4.Democratization of design issues
If one believes that design issues are not at the forefront of a major segment of society, think twice. Browse through any magazine at your nearby bookstore, grocery, airport newsstand and you will encounter journals of all sorts that are content rich in design excellence, where each page is meticulously curated and designed with tact and sensitivity.
When visiting IKEA, The Home Depot, or Lowe’s Home Improvement on any busy weekend, you will find hordes of neophyte customers shopping and dreaming of building something; or wanting to rearrange their domestic spaces as if they were architects or interior designers. If design issues are part of their desire to shop, I always ask myself why their creative needs do not—for larger and more important projects—include design professionals such as those that we are training.
Regardless of the complex answers one may bring to this question, the democratization of design issues has increased exponentially—especially during Covid—thus, during each of my campus tours, I share with prospective students that there is no better time to enroll in an architecture school in order to gain the necessary expertise to respond to this ever-growing phenomenon.

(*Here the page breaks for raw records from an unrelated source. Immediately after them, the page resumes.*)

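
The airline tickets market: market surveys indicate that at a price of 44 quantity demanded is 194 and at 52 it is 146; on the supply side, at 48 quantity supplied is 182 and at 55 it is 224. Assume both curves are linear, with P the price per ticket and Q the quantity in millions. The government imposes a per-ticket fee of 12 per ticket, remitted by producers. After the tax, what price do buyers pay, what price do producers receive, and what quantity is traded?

Demand slope: (146 − 194)/(52 − 44) = -6, so Qd = 458 − 6P.
Supply slope: (224 − 182)/(55 − 48) = 6, so Qs = 6P − 106.
Before the tax: set 458 − 6P = 6P − 106 → P* = 47, Q* = 176.
With the tax collected from producers, supply shifts: Qs = 6(P − 12) − 106.
Solving gives Q = 140 with buyers paying 53 and producers receiving 41 (the 12 wedge).

Buyers pay 53; producers receive 41; quantity = 140.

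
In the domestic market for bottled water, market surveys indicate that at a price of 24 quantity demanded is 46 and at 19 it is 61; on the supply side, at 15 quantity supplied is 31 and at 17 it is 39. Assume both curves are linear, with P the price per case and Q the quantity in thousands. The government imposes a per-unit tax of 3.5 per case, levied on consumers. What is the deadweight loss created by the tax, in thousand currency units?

Deadweight loss = 10.5 thousand.

Demand slope: (61 − 46)/(19 − 24) = -3, so Qd = 118 − 3P.
Supply slope: (39 − 31)/(17 − 15) = 4, so Qs = 4P − 29.
Before the tax: set 118 − 3P = 4P − 29 → P* = 21, Q* = 55.
With the tax collected from consumers, demand (in seller-price terms) shifts: Qd = 118 − 3(P + 3.5).
Solving gives Q = 49 with consumers paying 23 and sellers receiving 19.5 (the 3.5 wedge).
Quantity falls by |ΔQ| = |55 − 49| = 6.
DWL = ½ · t · |ΔQ| = ½ · 3.5 · 6 = 10.5.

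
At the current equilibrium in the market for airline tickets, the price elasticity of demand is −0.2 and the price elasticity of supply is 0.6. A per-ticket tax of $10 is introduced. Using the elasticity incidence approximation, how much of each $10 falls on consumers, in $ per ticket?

Consumers bear ≈ $7.5 per ticket.

Incidence ratio: consumers' share ≈ εs / (εs + |εd|) = 0.6 / (0.6 + 0.2) = 0.75.
So consumers bear ≈ 0.75 × $10 = $7.5; suppliers bear $2.5.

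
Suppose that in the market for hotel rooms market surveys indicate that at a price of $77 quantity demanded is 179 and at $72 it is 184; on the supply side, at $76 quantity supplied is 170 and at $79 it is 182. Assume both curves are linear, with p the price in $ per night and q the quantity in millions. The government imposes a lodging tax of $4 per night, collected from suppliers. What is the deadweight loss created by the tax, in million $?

Deadweight loss = $6.4 million.

Demand slope: (184 − 179)/(72 − 77) = -1, so qd = 256 − p.
Supply slope: (182 − 170)/(79 − 76) = 4, so qs = 4p − 134.
Before the tax: set 256 − p = 4p − 134 → p* = $78, q* = 178.
With the tax collected from suppliers, supply shifts: qs = 4(p − 4) − 134.
Solving gives q = 174.8 with consumers paying $81.2 and suppliers receiving $77.2 (the $4 wedge).
Quantity falls by |ΔQ| = |178 − 174.8| = 3.2.
DWL = ½ · t · |ΔQ| = ½ · 4 · 3.2 = $6.4.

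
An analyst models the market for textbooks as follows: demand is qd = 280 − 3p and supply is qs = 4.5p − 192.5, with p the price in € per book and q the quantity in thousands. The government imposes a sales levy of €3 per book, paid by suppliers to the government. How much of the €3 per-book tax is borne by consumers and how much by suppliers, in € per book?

Consumers bear €1.8 per book; suppliers bear €1.2 per book.

Before the tax: set 280 − 3p = 4.5p − 192.5 → p* = €63, q* = 91.
With the tax collected from suppliers, supply shifts: qs = 4.5(p − 3) − 192.5.
New equilibrium: consumers pay €64.8, suppliers receive €61.8, q = 85.6. (Wedge: pb − ps = 3.)
Burden on consumers: €1.8; on suppliers: €1.2. (They sum to €3.)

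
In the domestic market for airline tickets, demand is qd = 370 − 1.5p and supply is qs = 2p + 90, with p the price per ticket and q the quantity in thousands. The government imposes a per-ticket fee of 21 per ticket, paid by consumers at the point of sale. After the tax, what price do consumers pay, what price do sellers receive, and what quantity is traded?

Consumers pay 92; sellers receive 71; quantity = 232.

Without the tax, 370 − 1.5p = 2p + 90 gives 3.5p = 280, so p* = 80 and q* = 250.
With the tax collected from consumers, demand (in seller-price terms) shifts: qd = 370 − 1.5(p + 21).
Solving gives q = 232 with consumers paying 92 and sellers receiving 71 (the 21 wedge).
The less price-elastic side of the market bears the larger share of a per-unit tax.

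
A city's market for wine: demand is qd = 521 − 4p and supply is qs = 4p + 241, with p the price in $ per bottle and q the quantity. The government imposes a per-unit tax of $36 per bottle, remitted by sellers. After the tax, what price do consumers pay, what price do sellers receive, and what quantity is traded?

Consumers pay $53; sellers receive $17; quantity = 309.

Without the tax, 521 − 4p = 4p + 241 gives 8p = 280, so p* = $35 and q* = 381.
With the tax collected from sellers, supply shifts: qs = 4(p − 36) + 241.
New equilibrium: consumers pay $53, sellers receive $17, q = 309. (Wedge: pb − ps = 36.)
The less price-elastic side of the market bears the larger share of a per-unit tax.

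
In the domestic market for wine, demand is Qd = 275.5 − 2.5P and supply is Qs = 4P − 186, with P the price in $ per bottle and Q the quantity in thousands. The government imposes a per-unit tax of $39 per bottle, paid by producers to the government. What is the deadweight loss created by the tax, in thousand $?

Before the tax: set 275.5 − 2.5P = 4P − 186 → P* = $71, Q* = 98.
With the tax collected from producers, supply shifts: Qs = 4(P − 39) − 186.
Solving gives Q = 38 with buyers paying $95 and producers receiving $56 (the $39 wedge).
Quantity falls by |ΔQ| = |98 − 38| = 60.
DWL = ½ · t · |ΔQ| = ½ · 39 · 60 = $1170.

Deadweight loss = $1170 thousand.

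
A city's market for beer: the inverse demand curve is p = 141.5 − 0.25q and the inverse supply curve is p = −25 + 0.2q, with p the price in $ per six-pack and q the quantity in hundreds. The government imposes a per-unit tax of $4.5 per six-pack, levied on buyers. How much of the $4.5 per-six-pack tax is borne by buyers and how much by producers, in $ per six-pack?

Buyers bear $2.5 per six-pack; producers bear $2 per six-pack.

Inverting to q(p) form: qd = 566 − 4p; qs = 5p + 125.
Without the tax, 566 − 4p = 5p + 125 gives 9p = 441, so p* = $49 and q* = 370.
With the tax collected from buyers, demand (in seller-price terms) shifts: qd = 566 − 4(p + 4.5).
Solving gives q = 360 with buyers paying $51.5 and producers receiving $47 (the $4.5 wedge).
Burden on buyers: $2.5; on producers: $2. (They sum to $4.5.)
The less price-elastic side of the market bears the larger share of a per-unit tax.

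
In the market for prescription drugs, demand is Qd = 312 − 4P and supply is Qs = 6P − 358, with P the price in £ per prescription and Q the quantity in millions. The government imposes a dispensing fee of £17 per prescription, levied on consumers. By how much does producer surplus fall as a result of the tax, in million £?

Producer surplus falls by £160.48 million.

Before the tax: set 312 − 4P = 6P − 358 → P* = £67, Q* = 44.
With the tax collected from consumers, demand (in seller-price terms) shifts: Qd = 312 − 4(P + 17).
Solving gives Q = 3.2 with consumers paying £77.2 and suppliers receiving £60.2 (the £17 wedge).
ΔPS is the trapezoid between Q = 3.2 and Q = 44 of height £6.8: ½ · (44 + 3.2) · 6.8 = £160.48.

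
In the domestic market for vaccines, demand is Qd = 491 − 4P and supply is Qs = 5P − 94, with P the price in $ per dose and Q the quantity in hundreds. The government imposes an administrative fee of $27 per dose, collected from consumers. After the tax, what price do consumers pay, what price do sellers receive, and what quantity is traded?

Before the tax: set 491 − 4P = 5P − 94 → P* = $65, Q* = 231.
With the tax collected from consumers, demand (in seller-price terms) shifts: Qd = 491 − 4(P + 27).
New equilibrium: consumers pay $80, sellers receive $53, Q = 171. (Wedge: Pb − Ps = 27.)
The less price-elastic side of the market bears the larger share of a per-unit tax.

Consumers pay $80; sellers receive $53; quantity = 171.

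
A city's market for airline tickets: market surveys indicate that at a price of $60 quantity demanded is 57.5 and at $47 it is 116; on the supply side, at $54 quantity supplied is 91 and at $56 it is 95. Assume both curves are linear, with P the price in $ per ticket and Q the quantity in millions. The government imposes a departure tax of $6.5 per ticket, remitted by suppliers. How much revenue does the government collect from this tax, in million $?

Tax revenue = $520 million.

Demand slope: (116 − 57.5)/(47 − 60) = -4.5, so Qd = 327.5 − 4.5P.
Supply slope: (95 − 91)/(56 − 54) = 2, so Qs = 2P − 17.
Without the tax, 327.5 − 4.5P = 2P − 17 gives 6.5P = 344.5, so P* = $53 and Q* = 89.
With the tax collected from suppliers, supply shifts: Qs = 2(P − 6.5) − 17.
New equilibrium: buyers pay $55, suppliers receive $48.5, Q = 80. (Wedge: Pb − Ps = 6.5.)
Revenue = t · Q = 6.5 · 80 = $520.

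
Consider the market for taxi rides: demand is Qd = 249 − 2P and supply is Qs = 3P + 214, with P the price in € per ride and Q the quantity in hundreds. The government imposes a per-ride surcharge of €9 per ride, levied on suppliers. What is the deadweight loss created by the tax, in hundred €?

Deadweight loss = €48.6 hundred.

Without the tax, 249 − 2P = 3P + 214 gives 5P = 35, so P* = €7 and Q* = 235.
With the tax collected from suppliers, supply shifts: Qs = 3(P − 9) + 214.
Solving gives Q = 224.2 with buyers paying €12.4 and suppliers receiving €3.4 (the €9 wedge).
Quantity falls by |ΔQ| = |235 − 224.2| = 10.8.
DWL = ½ · t · |ΔQ| = ½ · 9 · 10.8 = €48.6.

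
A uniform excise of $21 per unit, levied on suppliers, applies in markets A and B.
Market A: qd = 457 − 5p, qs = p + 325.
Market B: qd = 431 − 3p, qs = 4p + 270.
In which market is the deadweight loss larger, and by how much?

Market A: pre-tax p* = $22, q* = 347; post-tax q = 329.5; deadweight loss = $183.75.
Market B: pre-tax p* = $23, q* = 362; post-tax q = 326; deadweight loss = $378.
Difference: $183.75 vs $378 → market B is larger by $194.25.

Market B, by $194.25.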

5. The new role of architecture
The design professions have an amazing chance to contribute to the greater good. I remember both the Greatest Generation (that of my parents) being defined as working within an established framework. That ‘assigned’ box characterized many careers and must have been stifling given what I know about today’s opportunities for my students. My generation—a late Baby Boomer—was asked to challenge the box, the status quo, and, with this newly acquired freedom, be more daring in how we thought of our careers. In my case, an architecture career that merged into academia and included several administrative positions.
The generation that I currently teach no longer has any box as a stable reference. Thus, they are often confused and at a loss for how they should proceed professionally. In fact, this is great news. I tell my students and prospective students that they should embrace this temporary incertitude as they will, for the first time, be able to practice as they wish and make contributions never seen prior to their generation. As long as one can dream, I believe that opportunities are endless.
Conclusion
There is no better time to enroll in an architecture program. The challenges are immense, new, provocative, and require intellectual daring and professional insight. To end this blog, I am reminded of a conclusion I wrote previously about the future of architecture:
I am comforted by its abundant use [architecture]: i.e., the architecture of the brain; the architecture of the electrical car; a strategic architecture of warfare; the architecture of healthcare; a new security architecture for East Asia; the architecture of the Kyoto Protocol (on climate change); … architect of mass human rights abuses at the border; and, “America led the world in constructing an architecture to keep the peace” (President Obama’s 2009 Nobel Peace Acceptance Remarks).
These examples no longer suggest the architect’s métier is solely providing buildings, or more correctly a work of architecture. But as a verb, in those daily uses, architecture reflects back to its original meaning. Its Greek origins remind us that architecture is the combination of two leadership roles: ἀρχι- “chief” and τέκτων “creator”—a maker and not simply a building. The connection of those words legitimizes our art form, but perhaps most essentially, we can now envision a renewed interconnectivity of our social and public roles to provide a model of life, and through this to regain our role as architects beyond the mere making of art/buildings.